Some of the inspirations for the game came from mainstream material. The hack-and-slash style of Araní has the fingerprints of influences from games like Borderlands 3 and Hellblade to God of War and Devil May Cry. Movies such as Mel Gibson’s Apocalypto have also impacted the story, which is set in the precolonial era.
While dealing with stereotyped images of Indigenous peoples in media, Terena, Suruí, and Gonçalves have to live in reality—one beset with extreme social inequality, which limits the access of Indigenous peoples to technology and, therefore, to games and gaming.

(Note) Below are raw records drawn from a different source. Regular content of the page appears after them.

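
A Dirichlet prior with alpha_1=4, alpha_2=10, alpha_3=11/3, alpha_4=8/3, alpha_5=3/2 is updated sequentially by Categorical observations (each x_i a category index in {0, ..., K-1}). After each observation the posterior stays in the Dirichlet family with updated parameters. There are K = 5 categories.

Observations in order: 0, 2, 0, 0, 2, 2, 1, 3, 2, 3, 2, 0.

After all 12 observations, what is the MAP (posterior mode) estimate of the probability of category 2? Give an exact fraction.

46/173

obs 1: x=0 → posterior Dirichlet(5, 10, 11/3, 8/3, 3/2)
obs 2: x=2 → posterior Dirichlet(5, 10, 14/3, 8/3, 3/2)
obs 3: x=0 → posterior Dirichlet(6, 10, 14/3, 8/3, 3/2)
obs 4: x=0 → posterior Dirichlet(7, 10, 14/3, 8/3, 3/2)
obs 5: x=2 → posterior Dirichlet(7, 10, 17/3, 8/3, 3/2)
obs 6: x=2 → posterior Dirichlet(7, 10, 20/3, 8/3, 3/2)
obs 7: x=1 → posterior Dirichlet(7, 11, 20/3, 8/3, 3/2)
obs 8: x=3 → posterior Dirichlet(7, 11, 20/3, 11/3, 3/2)
obs 9: x=2 → posterior Dirichlet(7, 11, 23/3, 11/3, 3/2)
obs 10: x=3 → posterior Dirichlet(7, 11, 23/3, 14/3, 3/2)
obs 11: x=2 → posterior Dirichlet(7, 11, 26/3, 14/3, 3/2)
obs 12: x=0 → posterior Dirichlet(8, 11, 26/3, 14/3, 3/2)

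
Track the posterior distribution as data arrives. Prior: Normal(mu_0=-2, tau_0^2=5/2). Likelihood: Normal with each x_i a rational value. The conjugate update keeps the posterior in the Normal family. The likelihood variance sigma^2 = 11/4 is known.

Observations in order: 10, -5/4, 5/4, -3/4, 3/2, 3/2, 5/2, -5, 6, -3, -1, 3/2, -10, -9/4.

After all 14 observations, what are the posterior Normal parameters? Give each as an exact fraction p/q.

obs 1: x=10 → posterior Normal(26/7, 55/42)
obs 2: x=-5/4 → posterior Normal(131/62, 55/62)
obs 3: x=5/4 → posterior Normal(78/41, 55/82)
obs 4: x=-3/4 → posterior Normal(47/34, 55/102)
obs 5: x=3/2 → posterior Normal(171/122, 55/122)
obs 6: x=3/2 → posterior Normal(201/142, 55/142)
obs 7: x=5/2 → posterior Normal(251/162, 55/162)
obs 8: x=-5 → posterior Normal(151/182, 55/182)
obs 9: x=6 → posterior Normal(271/202, 55/202)
obs 10: x=-3 → posterior Normal(211/222, 55/222)
obs 11: x=-1 → posterior Normal(191/242, 5/22)
obs 12: x=3/2 → posterior Normal(221/262, 55/262)
obs 13: x=-10 → posterior Normal(7/94, 55/282)
obs 14: x=-9/4 → posterior Normal(-12/151, 55/302)

mu_0=-12/151, tau_0^2=55/302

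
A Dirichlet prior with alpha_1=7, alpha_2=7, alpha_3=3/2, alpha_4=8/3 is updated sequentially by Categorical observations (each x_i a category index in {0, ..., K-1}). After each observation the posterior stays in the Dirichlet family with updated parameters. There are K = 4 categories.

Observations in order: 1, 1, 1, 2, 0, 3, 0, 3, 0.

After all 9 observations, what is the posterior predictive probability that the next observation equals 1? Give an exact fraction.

obs 1: x=1 → posterior Dirichlet(7, 8, 3/2, 8/3)
obs 2: x=1 → posterior Dirichlet(7, 9, 3/2, 8/3)
obs 3: x=1 → posterior Dirichlet(7, 10, 3/2, 8/3)
obs 4: x=2 → posterior Dirichlet(7, 10, 5/2, 8/3)
obs 5: x=0 → posterior Dirichlet(8, 10, 5/2, 8/3)
obs 6: x=3 → posterior Dirichlet(8, 10, 5/2, 11/3)
obs 7: x=0 → posterior Dirichlet(9, 10, 5/2, 11/3)
obs 8: x=3 → posterior Dirichlet(9, 10, 5/2, 14/3)
obs 9: x=0 → posterior Dirichlet(10, 10, 5/2, 14/3)

60/163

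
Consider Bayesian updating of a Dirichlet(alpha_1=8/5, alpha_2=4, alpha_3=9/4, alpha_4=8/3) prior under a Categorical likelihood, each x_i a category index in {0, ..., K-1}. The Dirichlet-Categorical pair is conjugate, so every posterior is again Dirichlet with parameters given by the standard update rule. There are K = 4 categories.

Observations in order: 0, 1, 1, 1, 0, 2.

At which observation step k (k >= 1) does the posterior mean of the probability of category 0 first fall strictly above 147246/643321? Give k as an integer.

obs 1: x=0 → posterior Dirichlet(13/5, 4, 9/4, 8/3)
obs 2: x=1 → posterior Dirichlet(13/5, 5, 9/4, 8/3)
obs 3: x=1 → posterior Dirichlet(13/5, 6, 9/4, 8/3)
obs 4: x=1 → posterior Dirichlet(13/5, 7, 9/4, 8/3)
obs 5: x=0 → posterior Dirichlet(18/5, 7, 9/4, 8/3)
obs 6: x=2 → posterior Dirichlet(18/5, 7, 13/4, 8/3)

k = 5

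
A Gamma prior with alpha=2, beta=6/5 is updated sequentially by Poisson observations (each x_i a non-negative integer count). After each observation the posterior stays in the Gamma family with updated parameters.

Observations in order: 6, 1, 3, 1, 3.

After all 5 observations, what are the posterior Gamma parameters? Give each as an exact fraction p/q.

obs 1: x=6 → posterior Gamma(8, 11/5)
obs 2: x=1 → posterior Gamma(9, 16/5)
obs 3: x=3 → posterior Gamma(12, 21/5)
obs 4: x=1 → posterior Gamma(13, 26/5)
obs 5: x=3 → posterior Gamma(16, 31/5)

alpha=16, beta=31/5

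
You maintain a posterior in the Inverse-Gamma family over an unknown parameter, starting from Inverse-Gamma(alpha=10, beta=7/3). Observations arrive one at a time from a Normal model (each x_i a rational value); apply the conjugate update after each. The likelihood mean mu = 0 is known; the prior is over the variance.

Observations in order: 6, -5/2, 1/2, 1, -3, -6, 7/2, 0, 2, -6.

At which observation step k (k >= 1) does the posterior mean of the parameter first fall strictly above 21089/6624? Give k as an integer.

k = 6

obs 1: x=6 → posterior Inverse-Gamma(21/2, 61/3)
obs 2: x=-5/2 → posterior Inverse-Gamma(11, 563/24)
obs 3: x=1/2 → posterior Inverse-Gamma(23/2, 283/12)
obs 4: x=1 → posterior Inverse-Gamma(12, 289/12)
obs 5: x=-3 → posterior Inverse-Gamma(25/2, 343/12)
obs 6: x=-6 → posterior Inverse-Gamma(13, 559/12)
obs 7: x=7/2 → posterior Inverse-Gamma(27/2, 1265/24)
obs 8: x=0 → posterior Inverse-Gamma(14, 1265/24)
obs 9: x=2 → posterior Inverse-Gamma(29/2, 1313/24)
obs 10: x=-6 → posterior Inverse-Gamma(15, 1745/24)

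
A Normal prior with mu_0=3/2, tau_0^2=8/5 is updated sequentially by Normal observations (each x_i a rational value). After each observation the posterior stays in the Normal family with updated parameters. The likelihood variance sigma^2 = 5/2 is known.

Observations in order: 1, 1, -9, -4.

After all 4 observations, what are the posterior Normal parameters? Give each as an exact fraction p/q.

obs 1: x=1 → posterior Normal(107/82, 40/41)
obs 2: x=1 → posterior Normal(139/114, 40/57)
obs 3: x=-9 → posterior Normal(-149/146, 40/73)
obs 4: x=-4 → posterior Normal(-277/178, 40/89)

mu_0=-277/178, tau_0^2=40/89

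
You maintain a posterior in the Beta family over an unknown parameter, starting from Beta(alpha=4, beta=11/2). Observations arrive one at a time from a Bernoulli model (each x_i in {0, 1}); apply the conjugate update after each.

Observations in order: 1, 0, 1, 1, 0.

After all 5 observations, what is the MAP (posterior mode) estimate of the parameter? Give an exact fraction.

12/25

obs 1: x=1 → posterior Beta(5, 11/2)
obs 2: x=0 → posterior Beta(5, 13/2)
obs 3: x=1 → posterior Beta(6, 13/2)
obs 4: x=1 → posterior Beta(7, 13/2)
obs 5: x=0 → posterior Beta(7, 15/2)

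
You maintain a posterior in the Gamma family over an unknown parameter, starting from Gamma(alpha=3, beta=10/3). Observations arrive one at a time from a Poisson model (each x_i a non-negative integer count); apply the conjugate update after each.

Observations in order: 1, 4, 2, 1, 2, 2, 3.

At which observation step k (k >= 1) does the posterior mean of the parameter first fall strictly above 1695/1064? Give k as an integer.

obs 1: x=1 → posterior Gamma(4, 13/3)
obs 2: x=4 → posterior Gamma(8, 16/3)
obs 3: x=2 → posterior Gamma(10, 19/3)
obs 4: x=1 → posterior Gamma(11, 22/3)
obs 5: x=2 → posterior Gamma(13, 25/3)
obs 6: x=2 → posterior Gamma(15, 28/3)
obs 7: x=3 → posterior Gamma(18, 31/3)

k = 6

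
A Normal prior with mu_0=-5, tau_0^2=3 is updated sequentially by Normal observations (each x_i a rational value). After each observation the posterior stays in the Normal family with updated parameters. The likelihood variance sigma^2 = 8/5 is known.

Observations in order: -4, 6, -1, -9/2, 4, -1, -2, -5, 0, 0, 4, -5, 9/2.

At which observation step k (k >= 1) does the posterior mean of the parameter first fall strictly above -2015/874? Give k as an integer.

k = 2

obs 1: x=-4 → posterior Normal(-100/23, 24/23)
obs 2: x=6 → posterior Normal(-5/19, 12/19)
obs 3: x=-1 → posterior Normal(-25/53, 24/53)
obs 4: x=-9/2 → posterior Normal(-185/136, 6/17)
obs 5: x=4 → posterior Normal(-65/166, 24/83)
obs 6: x=-1 → posterior Normal(-95/196, 12/49)
obs 7: x=-2 → posterior Normal(-155/226, 24/113)
obs 8: x=-5 → posterior Normal(-305/256, 3/16)
obs 9: x=0 → posterior Normal(-305/286, 24/143)
obs 10: x=0 → posterior Normal(-305/316, 12/79)
obs 11: x=4 → posterior Normal(-185/346, 24/173)
obs 12: x=-5 → posterior Normal(-335/376, 6/47)
obs 13: x=9/2 → posterior Normal(-100/203, 24/203)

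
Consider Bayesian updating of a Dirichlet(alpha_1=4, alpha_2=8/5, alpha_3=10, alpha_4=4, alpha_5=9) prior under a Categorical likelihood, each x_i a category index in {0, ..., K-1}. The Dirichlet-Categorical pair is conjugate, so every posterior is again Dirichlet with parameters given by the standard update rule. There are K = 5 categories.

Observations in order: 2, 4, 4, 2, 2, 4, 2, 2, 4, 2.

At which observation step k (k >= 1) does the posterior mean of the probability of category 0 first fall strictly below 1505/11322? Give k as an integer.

obs 1: x=2 → posterior Dirichlet(4, 8/5, 11, 4, 9)
obs 2: x=4 → posterior Dirichlet(4, 8/5, 11, 4, 10)
obs 3: x=4 → posterior Dirichlet(4, 8/5, 11, 4, 11)
obs 4: x=2 → posterior Dirichlet(4, 8/5, 12, 4, 11)
obs 5: x=2 → posterior Dirichlet(4, 8/5, 13, 4, 11)
obs 6: x=4 → posterior Dirichlet(4, 8/5, 13, 4, 12)
obs 7: x=2 → posterior Dirichlet(4, 8/5, 14, 4, 12)
obs 8: x=2 → posterior Dirichlet(4, 8/5, 15, 4, 12)
obs 9: x=4 → posterior Dirichlet(4, 8/5, 15, 4, 13)
obs 10: x=2 → posterior Dirichlet(4, 8/5, 16, 4, 13)

k = 2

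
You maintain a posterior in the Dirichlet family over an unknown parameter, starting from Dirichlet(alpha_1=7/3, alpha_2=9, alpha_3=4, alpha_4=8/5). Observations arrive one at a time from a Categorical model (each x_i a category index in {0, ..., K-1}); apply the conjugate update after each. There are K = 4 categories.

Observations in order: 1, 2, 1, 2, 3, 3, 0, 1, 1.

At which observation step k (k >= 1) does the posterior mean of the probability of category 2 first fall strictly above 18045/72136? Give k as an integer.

obs 1: x=1 → posterior Dirichlet(7/3, 10, 4, 8/5)
obs 2: x=2 → posterior Dirichlet(7/3, 10, 5, 8/5)
obs 3: x=1 → posterior Dirichlet(7/3, 11, 5, 8/5)
obs 4: x=2 → posterior Dirichlet(7/3, 11, 6, 8/5)
obs 5: x=3 → posterior Dirichlet(7/3, 11, 6, 13/5)
obs 6: x=3 → posterior Dirichlet(7/3, 11, 6, 18/5)
obs 7: x=0 → posterior Dirichlet(10/3, 11, 6, 18/5)
obs 8: x=1 → posterior Dirichlet(10/3, 12, 6, 18/5)
obs 9: x=1 → posterior Dirichlet(10/3, 13, 6, 18/5)

k = 2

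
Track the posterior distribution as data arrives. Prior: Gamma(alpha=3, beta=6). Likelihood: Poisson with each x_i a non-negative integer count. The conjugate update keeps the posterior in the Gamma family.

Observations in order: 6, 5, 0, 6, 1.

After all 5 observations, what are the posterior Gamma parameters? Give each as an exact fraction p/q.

obs 1: x=6 → posterior Gamma(9, 7)
obs 2: x=5 → posterior Gamma(14, 8)
obs 3: x=0 → posterior Gamma(14, 9)
obs 4: x=6 → posterior Gamma(20, 10)
obs 5: x=1 → posterior Gamma(21, 11)

alpha=21, beta=11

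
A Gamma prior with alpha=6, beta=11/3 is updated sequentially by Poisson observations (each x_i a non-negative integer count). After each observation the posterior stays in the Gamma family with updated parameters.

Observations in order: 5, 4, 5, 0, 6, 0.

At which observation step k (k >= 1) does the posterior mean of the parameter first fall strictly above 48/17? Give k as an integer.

k = 3

obs 1: x=5 → posterior Gamma(11, 14/3)
obs 2: x=4 → posterior Gamma(15, 17/3)
obs 3: x=5 → posterior Gamma(20, 20/3)
obs 4: x=0 → posterior Gamma(20, 23/3)
obs 5: x=6 → posterior Gamma(26, 26/3)
obs 6: x=0 → posterior Gamma(26, 29/3)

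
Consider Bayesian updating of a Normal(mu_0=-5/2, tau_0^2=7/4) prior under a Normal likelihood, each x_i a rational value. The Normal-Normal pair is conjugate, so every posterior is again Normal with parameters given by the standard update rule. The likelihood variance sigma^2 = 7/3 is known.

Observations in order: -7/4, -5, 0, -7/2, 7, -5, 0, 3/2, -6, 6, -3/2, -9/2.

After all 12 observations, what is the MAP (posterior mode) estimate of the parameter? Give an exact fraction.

obs 1: x=-7/4 → posterior Normal(-61/28, 1)
obs 2: x=-5 → posterior Normal(-121/40, 7/10)
obs 3: x=0 → posterior Normal(-121/52, 7/13)
obs 4: x=-7/2 → posterior Normal(-163/64, 7/16)
obs 5: x=7 → posterior Normal(-79/76, 7/19)
obs 6: x=-5 → posterior Normal(-139/88, 7/22)
obs 7: x=0 → posterior Normal(-139/100, 7/25)
obs 8: x=3/2 → posterior Normal(-121/112, 1/4)
obs 9: x=-6 → posterior Normal(-193/124, 7/31)
obs 10: x=6 → posterior Normal(-121/136, 7/34)
obs 11: x=-3/2 → posterior Normal(-139/148, 7/37)
obs 12: x=-9/2 → posterior Normal(-193/160, 7/40)

-193/160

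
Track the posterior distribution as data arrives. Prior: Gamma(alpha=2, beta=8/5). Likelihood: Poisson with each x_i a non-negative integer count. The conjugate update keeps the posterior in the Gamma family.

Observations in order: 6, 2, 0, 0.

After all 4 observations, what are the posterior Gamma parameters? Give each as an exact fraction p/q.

alpha=10, beta=28/5

obs 1: x=6 → posterior Gamma(8, 13/5)
obs 2: x=2 → posterior Gamma(10, 18/5)
obs 3: x=0 → posterior Gamma(10, 23/5)
obs 4: x=0 → posterior Gamma(10, 28/5)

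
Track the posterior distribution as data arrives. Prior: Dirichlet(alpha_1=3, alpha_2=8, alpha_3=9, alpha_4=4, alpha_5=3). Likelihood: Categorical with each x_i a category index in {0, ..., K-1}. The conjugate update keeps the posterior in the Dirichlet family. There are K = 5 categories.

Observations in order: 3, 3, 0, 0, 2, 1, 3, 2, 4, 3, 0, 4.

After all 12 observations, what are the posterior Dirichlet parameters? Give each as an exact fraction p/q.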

Like millions of others around the globe, gaming has been a source of solace for Terena, Gonçalves, Suruí, and other Brazilian people amidst the Covid-19 pandemic, as well as local political and economic crises.
“The pandemic was rough for all of us. In my people, we had many losses, and I went through hard moments with the demise of my uncle and grandmothers,” Suruí confides.
Suruí attests that gaming is a way for people, in particular young people, to engage in a fun and stress-relieving activity that fosters communication with friends and relatives separated on account of the health crisis.
The Articulation of Indigenous Peoples of Brazil (APIB), led by Indigenous activists, estimates that more than 1,200 native Brazilians have died from Covid-19, and more than 59,000 have contracted the virus. This is not counting those uncontacted Indigenous people living in remote areas.
Despite hardships, the Indigenous gaming community in Brazil is blossoming, and gamers like Terena, Suruí, and Gonçalves hope to see themselves as main characters in the games they play, and not just as NPCs, victims, or one-sided villains.
Until then, Araní remains in development for PlayStation, Xbox, and PC. Brazil lingers in an economic and political crisis that’s also caught its gaming industry—and this game—in development limbo. When it’s released, Araní may be a significant step forward for the representation of Indigenous cultures in gaming spaces.